An American study has found that old contact lenses are becoming a source of more plastic pollution in waterways and oceans.

The study said that in the U.S alone about 45 million people wear contact lenses.  Arizona State University researchers in a small survey found that about one fifth of users flushed old lenses down the toilet or sink.

Arizona State PhD student Charles Rolsky, co-author of the study quoted in an ASU article said , contact lens use amounts to “1.8–3.36 billion lenses flushed per year, or about 20–23 metric tons of wastewater-borne plastics annually.”

The lenses tend to sink to the bottom of holding tanks at treatment facilities and where microbes only partially break down into small bits and microplastics. Lens plastic is a special alloy designed to “breathe” or let oxygen through to the eye surface.  This soft alloy can absorb toxins even more readily than other very common plastics like polypropylene, or polyester used in a very wide range of products (Charles Rolsky- Arizona State University).

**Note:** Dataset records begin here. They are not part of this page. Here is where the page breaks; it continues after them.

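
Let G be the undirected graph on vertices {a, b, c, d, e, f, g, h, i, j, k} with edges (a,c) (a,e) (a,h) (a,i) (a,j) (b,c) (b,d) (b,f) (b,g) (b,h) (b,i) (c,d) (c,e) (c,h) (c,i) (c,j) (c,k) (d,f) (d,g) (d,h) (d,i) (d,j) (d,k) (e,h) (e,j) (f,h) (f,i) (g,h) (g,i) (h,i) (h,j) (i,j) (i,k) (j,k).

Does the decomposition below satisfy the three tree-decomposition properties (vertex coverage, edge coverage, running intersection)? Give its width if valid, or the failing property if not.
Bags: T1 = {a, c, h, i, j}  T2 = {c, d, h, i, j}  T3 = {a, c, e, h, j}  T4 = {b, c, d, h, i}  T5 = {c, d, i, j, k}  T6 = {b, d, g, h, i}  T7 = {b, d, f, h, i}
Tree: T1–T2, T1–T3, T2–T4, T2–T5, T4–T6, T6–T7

Yes; width 4.

Checking the three conditions: (i) the bags cover all of {a, b, c, d, e, f, g, h, i, j, k}; (ii) for each edge, some bag contains both endpoints; (iii) the bags containing any fixed vertex form a subtree. All hold, so the decomposition is valid with width 5 − 1 = 4.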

The plastic lenses over time absorb toxic chemicals in the sludge which is often later used as landfill or spread on land where it can enter the food chain through earthworms. The plastic as a microplastic can also enter waterways through runoff where they can again enter the foodchain as microplastic is often mistaken by aquatic creatures as food.

Rolf Halden, director of the Biodesign Center for Environmental Health Engineering at Arizona State University who directed the study. He said that even though lenses make up a very small percentage of plastics entering lakes and oceans, people should still be taught to put them in with solid waste and not down the toilet or sink.

Even better he said would be for manufacturers to make it easier to recycle plastic contact lenses.  Quoted in  Time magazine he said, “There’s a lot of plastic still going from our population into the environment, into the ocean, and it ultimately comes back to us and can harm us. Everyone should have an incentive to avoid plastic pollution”.